El Ministerio de Exteriores iraní calificó el operativo como una acción “ilegal y brutal”, denunciando además intimidaciones contra los marineros y sus familias.
Denuncia ante organismos internacionales:
Teherán informó que notificó el incidente al secretario general de la ONU, António Guterres, así como al Consejo de Seguridad y a la Organización Marítima Internacional, exigiendo una condena internacional y la liberación inmediata del buque y su tripulación.

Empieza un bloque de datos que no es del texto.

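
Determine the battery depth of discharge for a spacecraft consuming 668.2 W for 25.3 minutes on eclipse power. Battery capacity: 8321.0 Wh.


E_used = P * t / 60 = 668.2 * 25.3 / 60 = 281.7577 Wh
DOD = E_used / E_total * 100 = 281.7577 / 8321.0 * 100
DOD = 3.3861 %

3.3861 %


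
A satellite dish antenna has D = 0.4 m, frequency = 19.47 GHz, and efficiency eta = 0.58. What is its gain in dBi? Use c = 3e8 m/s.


lambda = c/f = 3e8 / 1.947e+10 = 0.01540832 m
G = eta*(pi*D/lambda)^2 = 0.58*(pi*0.4/0.01540832)^2
G = 3857.7770 (linear)
G = 10*log10(3857.7770) = 35.8634 dBi

35.8634 dBi


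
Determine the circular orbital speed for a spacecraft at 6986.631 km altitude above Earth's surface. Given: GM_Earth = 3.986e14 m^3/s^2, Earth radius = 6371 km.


r = R_E + alt = 6371.0 + 6986.631 = 13357.6310 km = 1.3357631e+07 m
v = sqrt(mu/r) = sqrt(3.986e14 / 1.3357631e+07) = 5462.6569 m/s = 5.4627 km/s

5.4627 km/s


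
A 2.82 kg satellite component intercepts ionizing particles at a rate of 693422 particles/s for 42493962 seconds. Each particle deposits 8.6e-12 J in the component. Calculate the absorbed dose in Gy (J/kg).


Total energy deposited = rate * time * E_per
  = 693422 * 42493962 * 8.6e-12 = 253.4097 J
Dose = E_total / mass = 253.4097 / 2.82
Dose = 89.8616 Gy

89.8616 Gy


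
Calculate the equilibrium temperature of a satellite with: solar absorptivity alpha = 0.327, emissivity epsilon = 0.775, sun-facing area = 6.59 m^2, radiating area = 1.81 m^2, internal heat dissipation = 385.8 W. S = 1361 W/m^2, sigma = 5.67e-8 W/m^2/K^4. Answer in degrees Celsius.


Numerator = alpha*S*A_sun + Q_int = 0.327*1361*6.59 + 385.8 = 3318.6597 W
Denominator = eps*sigma*A_rad = 0.775*5.67e-8*1.81 = 7.9535925e-08 W/K^4
T^4 = 4.1725292e+10 K^4
T = 451.9598 K = 178.8098 C

178.8098 degrees Celsius


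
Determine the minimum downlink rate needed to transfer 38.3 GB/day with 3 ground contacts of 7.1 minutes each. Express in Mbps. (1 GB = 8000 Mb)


total contact time = 3 * 7.1 * 60 = 1278.0000 s
data = 38.3 GB = 306400.0000 Mb
rate = 306400.0000 / 1278.0000 = 239.7496 Mbps

239.7496 Mbps


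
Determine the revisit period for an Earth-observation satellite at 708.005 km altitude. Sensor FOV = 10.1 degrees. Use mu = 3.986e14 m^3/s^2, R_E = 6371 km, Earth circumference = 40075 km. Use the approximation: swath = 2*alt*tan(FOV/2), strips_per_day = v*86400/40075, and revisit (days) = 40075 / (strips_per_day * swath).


swath = 2*708.005*tan(0.08813913) = 125.1301 km
v = sqrt(mu/r) = 7503.8222 m/s = 7.5038 km/s
strips/day = v*86400/40075 = 7.5038*86400/40075 = 16.1779
coverage/day = strips * swath = 16.1779 * 125.1301 = 2024.3447 km
revisit = 40075 / 2024.3447 = 19.7965 days

19.7965 days


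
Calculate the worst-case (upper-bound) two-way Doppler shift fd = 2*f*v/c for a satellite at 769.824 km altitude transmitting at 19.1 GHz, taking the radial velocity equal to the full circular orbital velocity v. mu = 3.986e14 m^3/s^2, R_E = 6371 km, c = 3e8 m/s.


r = 7.140824e+06 m
v = sqrt(mu/r) = 7471.2709 m/s (worst-case radial velocity)
f = 19.1 GHz = 1.91e+10 Hz
fd = 2*f*v/c = 2*1.91e+10*7471.2709/3.0e+08
fd = 951341.8255 Hz

951341.8255 Hz


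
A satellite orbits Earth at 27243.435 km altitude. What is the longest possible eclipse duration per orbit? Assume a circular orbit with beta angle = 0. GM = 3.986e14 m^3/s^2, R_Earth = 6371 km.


r = 33614.4350 km
T = 1022.2302 min
Eclipse fraction = arcsin(R_E/r)/pi = arcsin(6371.0000/33614.4350)/pi
= arcsin(0.1895317)/pi = 0.06069697
Eclipse duration = 0.06069697 * 1022.2302 = 62.0463 min

62.0463 minutes


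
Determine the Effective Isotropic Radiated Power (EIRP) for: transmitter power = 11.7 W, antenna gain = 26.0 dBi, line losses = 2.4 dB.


Pt = 11.7 W = 10.6819 dBW
EIRP = Pt_dBW + Gt - losses = 10.6819 + 26.0 - 2.4 = 34.2819 dBW

34.2819 dBW


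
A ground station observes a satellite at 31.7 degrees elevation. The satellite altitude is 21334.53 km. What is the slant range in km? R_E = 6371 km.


h = 21334.53 km, el = 31.7 deg
d = -R_E*sin(el) + sqrt((R_E*sin(el))^2 + 2*R_E*h + h^2)
d = -6371.0000*sin(0.5532694) + sqrt((6371.0000*0.5254717)^2 + 2*6371.0000*21334.53 + 21334.53^2)
d = 23822.3210 km

23822.3210 km


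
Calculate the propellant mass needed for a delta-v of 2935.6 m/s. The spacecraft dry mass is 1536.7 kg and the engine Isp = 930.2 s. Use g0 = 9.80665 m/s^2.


ve = Isp * g0 = 930.2 * 9.80665 = 9122.145830 m/s
mass ratio = exp(dv/ve) = exp(2935.6/9122.145830) = 1.37962296
m_prop = m_dry * (mr - 1) = 1536.7 * (1.37962296 - 1)
m_prop = 583.3666 kg

583.3666 kg


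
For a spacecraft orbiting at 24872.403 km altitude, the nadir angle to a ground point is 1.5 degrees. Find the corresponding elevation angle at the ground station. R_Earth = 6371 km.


r = R_E + alt = 31243.4030 km
Law of sines in the satellite / Earth-center / ground-point triangle:
  sin(nadir)/R_E = sin(90 + el)/r  =>  cos(el) = (r/R_E)*sin(nadir)
cos(el) = (31243.4030 / 6371.0000) * sin(1.5 deg) = 0.1283718
el = arccos(0.1283718) = 82.6245 deg
(Earth-central angle = 90 - nadir - el = 5.8755 deg)

82.6245 degrees


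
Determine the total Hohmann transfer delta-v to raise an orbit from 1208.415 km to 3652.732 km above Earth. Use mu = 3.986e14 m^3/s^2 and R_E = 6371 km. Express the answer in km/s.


r1 = 7579.4150 km = 7.579415e+06 m
r2 = 10023.7320 km = 1.0023732e+07 m
dv1 = sqrt(mu/r1)*(sqrt(2*r2/(r1+r2)) - 1) = 487.1260 m/s
dv2 = sqrt(mu/r2)*(1 - sqrt(2*r1/(r1+r2))) = 454.1706 m/s
total dv = |dv1| + |dv2| = 487.1260 + 454.1706 = 941.2967 m/s = 0.9412967 km/s

0.9413 km/s


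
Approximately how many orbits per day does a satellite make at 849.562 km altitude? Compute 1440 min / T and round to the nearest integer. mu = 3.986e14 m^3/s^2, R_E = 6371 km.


r = 7.220562e+06 m
T = 2*pi*sqrt(r^3/mu) = 6106.1536 s = 101.7692 min
revs/day = 1440 / 101.7692 = 14.1497
Rounded: 14 revolutions per day

14 revolutions per day


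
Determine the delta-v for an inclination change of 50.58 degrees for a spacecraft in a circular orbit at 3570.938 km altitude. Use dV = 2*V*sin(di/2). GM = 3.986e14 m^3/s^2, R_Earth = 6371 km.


r = 9941.9380 km = 9.941938e+06 m
V = sqrt(mu/r) = 6331.8865 m/s
di = 50.58 deg = 0.8827875 rad
dV = 2*V*sin(di/2) = 2*6331.8865*sin(0.4413938)
dV = 5409.9647 m/s = 5.4100 km/s

5.4100 km/s


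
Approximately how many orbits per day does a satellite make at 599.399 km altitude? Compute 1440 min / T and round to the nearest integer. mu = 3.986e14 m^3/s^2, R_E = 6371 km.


r = 6.970399e+06 m
T = 2*pi*sqrt(r^3/mu) = 5791.5883 s = 96.5265 min
revs/day = 1440 / 96.5265 = 14.9182
Rounded: 15 revolutions per day

15 revolutions per day


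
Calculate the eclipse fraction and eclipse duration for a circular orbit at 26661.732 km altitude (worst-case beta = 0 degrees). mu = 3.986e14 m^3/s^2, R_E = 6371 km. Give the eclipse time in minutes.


r = 33032.7320 km
T = 995.8105 min
Eclipse fraction = arcsin(R_E/r)/pi = arcsin(6371.0000/33032.7320)/pi
= arcsin(0.1928693)/pi = 0.06177934
Eclipse duration = 0.06177934 * 995.8105 = 61.5205 min

61.5205 minutes


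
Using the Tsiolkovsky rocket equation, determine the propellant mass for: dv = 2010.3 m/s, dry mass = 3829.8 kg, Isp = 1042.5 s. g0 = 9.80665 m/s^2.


ve = Isp * g0 = 1042.5 * 9.80665 = 10223.432625 m/s
mass ratio = exp(dv/ve) = exp(2010.3/10223.432625) = 1.21730147
m_prop = m_dry * (mr - 1) = 3829.8 * (1.21730147 - 1)
m_prop = 832.2212 kg

832.2212 kg


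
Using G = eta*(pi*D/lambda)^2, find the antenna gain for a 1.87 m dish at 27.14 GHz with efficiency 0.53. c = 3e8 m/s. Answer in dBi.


lambda = c/f = 3e8 / 2.714e+10 = 0.0110538 m
G = eta*(pi*D/lambda)^2 = 0.53*(pi*1.87/0.0110538)^2
G = 149704.8965 (linear)
G = 10*log10(149704.8965) = 51.7524 dBi

51.7524 dBi


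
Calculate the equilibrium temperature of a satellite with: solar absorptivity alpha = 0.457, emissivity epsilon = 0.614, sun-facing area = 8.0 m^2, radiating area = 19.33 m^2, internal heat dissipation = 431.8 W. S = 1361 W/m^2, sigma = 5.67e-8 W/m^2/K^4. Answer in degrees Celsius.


Numerator = alpha*S*A_sun + Q_int = 0.457*1361*8.0 + 431.8 = 5407.6160 W
Denominator = eps*sigma*A_rad = 0.614*5.67e-8*19.33 = 6.7295075e-07 W/K^4
T^4 = 8.0356786e+09 K^4
T = 299.4027 K = 26.2527 C

26.2527 degrees Celsius


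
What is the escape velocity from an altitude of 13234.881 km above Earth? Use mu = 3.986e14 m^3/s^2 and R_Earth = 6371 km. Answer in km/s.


r = 6371.0 + 13234.881 = 19605.8810 km = 1.9605881e+07 m
v_esc = sqrt(2*mu/r) = sqrt(2*3.986e14 / 1.9605881e+07)
v_esc = 6376.6189 m/s = 6.3766 km/s

6.3766 km/s


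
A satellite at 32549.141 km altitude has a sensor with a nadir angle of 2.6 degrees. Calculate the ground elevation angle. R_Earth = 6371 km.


r = R_E + alt = 38920.1410 km
Law of sines in the satellite / Earth-center / ground-point triangle:
  sin(nadir)/R_E = sin(90 + el)/r  =>  cos(el) = (r/R_E)*sin(nadir)
cos(el) = (38920.1410 / 6371.0000) * sin(2.6 deg) = 0.2771204
el = arccos(0.2771204) = 73.9116 deg
(Earth-central angle = 90 - nadir - el = 13.4884 deg)

73.9116 degrees


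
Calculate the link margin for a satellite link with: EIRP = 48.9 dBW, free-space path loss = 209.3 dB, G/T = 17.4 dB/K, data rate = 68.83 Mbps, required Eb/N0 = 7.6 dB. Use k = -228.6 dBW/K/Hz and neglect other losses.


C/N0 = EIRP - FSPL + G/T - k = 48.9 - 209.3 + 17.4 - (-228.6)
C/N0 = 85.6000 dB-Hz
R_b = 68.83 Mbps = 6.883e+07 bps -> 10*log10(R_b) = 78.3778 dB-Hz
Eb/N0 = C/N0 - 10*log10(R_b) = 85.6000 - 78.3778 = 7.2222 dB
Margin = Eb/N0 - Eb/N0_req = 7.2222 - 7.6 = -0.3777777 dB (negative margin: link does not close)

-0.3778 dB


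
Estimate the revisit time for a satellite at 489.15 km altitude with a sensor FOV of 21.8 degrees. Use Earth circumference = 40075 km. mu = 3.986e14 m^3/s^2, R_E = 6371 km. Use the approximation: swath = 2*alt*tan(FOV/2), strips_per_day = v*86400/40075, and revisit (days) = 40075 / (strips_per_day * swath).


swath = 2*489.15*tan(0.1902409) = 188.3909 km
v = sqrt(mu/r) = 7622.5774 m/s = 7.6226 km/s
strips/day = v*86400/40075 = 7.6226*86400/40075 = 16.4340
coverage/day = strips * swath = 16.4340 * 188.3909 = 3096.0071 km
revisit = 40075 / 3096.0071 = 12.9441 days

12.9441 days


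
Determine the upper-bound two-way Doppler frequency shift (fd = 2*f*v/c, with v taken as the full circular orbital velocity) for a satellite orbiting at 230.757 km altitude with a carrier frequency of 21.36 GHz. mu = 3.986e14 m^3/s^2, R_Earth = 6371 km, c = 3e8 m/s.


r = 6.601757e+06 m
v = sqrt(mu/r) = 7770.3196 m/s (worst-case radial velocity)
f = 21.36 GHz = 2.136e+10 Hz
fd = 2*f*v/c = 2*2.136e+10*7770.3196/3.0e+08
fd = 1.1064935e+06 Hz

1.1065e+06 Hz


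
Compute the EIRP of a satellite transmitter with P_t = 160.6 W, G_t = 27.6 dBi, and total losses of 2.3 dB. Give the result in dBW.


Pt = 160.6 W = 22.0575 dBW
EIRP = Pt_dBW + Gt - losses = 22.0575 + 27.6 - 2.3 = 47.3575 dBW

47.3575 dBW


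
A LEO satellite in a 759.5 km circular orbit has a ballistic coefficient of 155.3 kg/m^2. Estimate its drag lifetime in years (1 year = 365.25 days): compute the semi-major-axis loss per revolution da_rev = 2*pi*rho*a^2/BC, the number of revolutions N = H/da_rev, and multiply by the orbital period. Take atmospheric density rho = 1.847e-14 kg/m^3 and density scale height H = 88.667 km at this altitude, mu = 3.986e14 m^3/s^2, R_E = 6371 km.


a = R_E + alt = 7130.5000 km = 7.1305e+06 m
da_rev = 2*pi*rho*a^2/BC = 2*pi*1.847e-14*(7.1305e+06)^2/155.3 = 0.0379940226 m per revolution
N = H/da_rev = 88667.0000 m / 0.0379940226 m = 2.3337092e+06 revolutions
P = 2*pi*sqrt(a^3/mu) = 5992.2676 s
lifetime = N*P = 2.3337092e+06 * 5992.2676 = 1.398421e+10 s = 161854.2818 days
years = 161854.2818 / 365.25 = 443.1329 years

443.1329 years


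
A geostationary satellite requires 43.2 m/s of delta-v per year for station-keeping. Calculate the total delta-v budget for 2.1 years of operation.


dV = rate * years = 43.2 * 2.1
dV = 90.7200 m/s

90.7200 m/s


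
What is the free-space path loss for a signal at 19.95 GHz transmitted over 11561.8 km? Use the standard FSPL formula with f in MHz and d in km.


f = 19.95 GHz = 19950.0000 MHz
d = 11561.8 km
FSPL = 32.44 + 20*log10(19950.0000) + 20*log10(11561.8)
FSPL = 32.44 + 85.9989 + 81.2605
FSPL = 199.6994 dB

199.6994 dB


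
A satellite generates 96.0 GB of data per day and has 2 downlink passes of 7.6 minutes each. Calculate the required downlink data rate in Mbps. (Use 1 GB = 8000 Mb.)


total contact time = 2 * 7.6 * 60 = 912.0000 s
data = 96.0 GB = 768000.0000 Mb
rate = 768000.0000 / 912.0000 = 842.1053 Mbps

842.1053 Mbps


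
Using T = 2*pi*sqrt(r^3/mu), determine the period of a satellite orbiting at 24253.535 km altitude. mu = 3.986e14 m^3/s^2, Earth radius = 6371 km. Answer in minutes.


r = 30624.5350 km = 3.0624535e+07 m
T = 2*pi*sqrt(r^3/mu) = 2*pi*sqrt(2.8721592e+22 / 3.986e14)
T = 53335.3901 s = 888.9232 min

888.9232 minutes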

Señalamientos de ilegalidad:
Según las autoridades iraníes, el ataque al buque Toska representa una violación de la Carta de las Naciones Unidas y del alto el fuego vigente, advirtiendo sobre posibles consecuencias si no se resuelve con rapidez.
Contexto regional:
El incidente ocurre en medio de tensiones en el Golfo Pérsico, tras recientes operativos cerca del estrecho de Ormuz. Irán ha respondido reforzando controles en la zona y descartando nuevas negociaciones diplomáticas en Pakistán.
Las autoridades iraníes responsabilizaron directamente a Washington de cualquier deterioro adicional en la seguridad regional.